Simply filing for incorporation in the first place takes time and money. You have to have shareholder meetings and record a summary of what transpired in what’s called the corporate minutes book. You have to have a formal board of directors meeting once a year and record decisions made. (Often in a small company the shareholders and the board members are the same people, but you still have to hold the meeting.) You have to memorialize in written form any contractual obligations. And you absolutely, positively must attend to these annoying details or you risk losing your protection.
There is another option for small business owners: the limited liability company, or LLC. LLCs are not taxed at the “entity level” and therefore eliminate the double taxation problem that having a corporation creates. In an LLC, the profits of the business pass through to the members. This happens in two ways: through guaranteed payments, which are treated like earned income (subject to self-employment tax), and profit distributions (not subject to self-employment tax).

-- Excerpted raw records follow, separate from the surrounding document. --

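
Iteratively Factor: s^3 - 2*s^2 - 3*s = (s - 3)*(s^2 + s) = (s - 3)*(s + 1)*(s)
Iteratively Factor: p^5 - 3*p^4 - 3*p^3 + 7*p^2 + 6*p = (p)*(p^4 - 3*p^3 - 3*p^2 + 7*p + 6) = p*(p - 3)*(p^3 - 3*p - 2) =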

Having the earned vs. unearned income option and being able to control it gives you and the other members a lot of flexibility when it comes to nuts-and-bolts financial issues such as taxes, health insurance, and retirement plans.

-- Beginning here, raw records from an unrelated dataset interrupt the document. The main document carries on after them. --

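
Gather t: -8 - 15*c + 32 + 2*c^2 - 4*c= 2*c^2 - 19*c + 24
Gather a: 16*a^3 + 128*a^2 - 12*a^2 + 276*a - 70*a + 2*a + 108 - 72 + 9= 16*a^3 + 116*a^2 + 208*a + 45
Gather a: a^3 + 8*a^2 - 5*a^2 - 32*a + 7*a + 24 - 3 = a^3 + 3*a^2 - 25*a + 21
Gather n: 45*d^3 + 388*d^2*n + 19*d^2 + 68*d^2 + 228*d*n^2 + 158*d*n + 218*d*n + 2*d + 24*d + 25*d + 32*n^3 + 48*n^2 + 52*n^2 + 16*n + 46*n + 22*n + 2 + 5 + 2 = 45*d^3 + 87*d^2 + 51*d + 32*n^3 + n^2*(228*d + 100) + n*(388*d^2 + 376*d + 84) + 9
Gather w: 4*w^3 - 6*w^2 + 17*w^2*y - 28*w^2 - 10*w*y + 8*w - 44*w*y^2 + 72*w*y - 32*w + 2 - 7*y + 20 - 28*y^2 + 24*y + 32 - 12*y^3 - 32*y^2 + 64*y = 4*w^3 + w^2*(17*y - 34) + w*(-44*y^2 + 62*y - 24) - 12*y^3 - 60*y^2 + 81*y + 54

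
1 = 1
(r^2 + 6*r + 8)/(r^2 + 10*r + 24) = (r + 2)/(r + 6)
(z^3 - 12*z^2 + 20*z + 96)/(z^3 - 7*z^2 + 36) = (z - 8)/(z - 3)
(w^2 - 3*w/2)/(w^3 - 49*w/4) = 2*(2*w - 3)/(4*w^2 - 49)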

The most important benefit, however, is that one of the members, called the managing member, enjoys the same protection against personal financial loss as a corporation. Also, LLCs are not subjected to nearly as much paperwork. Once you figure out all the ins and outs of the structure, it’s relatively easy to manage on a quarter-by-quarter basis.

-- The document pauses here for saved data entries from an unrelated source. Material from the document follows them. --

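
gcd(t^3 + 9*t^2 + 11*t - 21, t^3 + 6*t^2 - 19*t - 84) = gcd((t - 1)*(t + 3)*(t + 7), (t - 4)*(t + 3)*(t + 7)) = t^2 + 10*t + 21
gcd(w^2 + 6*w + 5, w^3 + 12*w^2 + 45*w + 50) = w + 5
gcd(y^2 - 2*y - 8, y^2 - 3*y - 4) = y - 4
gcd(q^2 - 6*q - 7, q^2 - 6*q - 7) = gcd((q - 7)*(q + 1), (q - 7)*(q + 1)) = q^2 - 6*q - 7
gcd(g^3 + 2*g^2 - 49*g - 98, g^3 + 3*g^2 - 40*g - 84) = g^2 + 9*g + 14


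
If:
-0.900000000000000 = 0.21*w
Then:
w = -4.29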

While LLCs seem to be the perfect structure for a small business, with protection against disaster and a lot of ways to minimize taxation, there are a couple of substantial drawbacks. The first is that LLCs are still perceived as newcomers to the financial world and perhaps a little exotic. Having an LLC instead of a “real” corporation can potentially create a bad impression with lenders and large corporate customers, particularly in today’s financial climate, where caution is the rule. And on a practical level, the tiny details of LLCs haven’t been worked out as well as they have been for corporations; so lawyers often end up billing more hours to get things done when an LLC is involved.
Here’s the bottom line: If you haven’t considered restructuring your business from a sole proprietorship or partnership to a corporation or LLC, you should. Particularly in the case of incorporation, you gain financial protection and a certain amount of prestige. But you need to spend some serious time with legal and financial experts before you make the decision.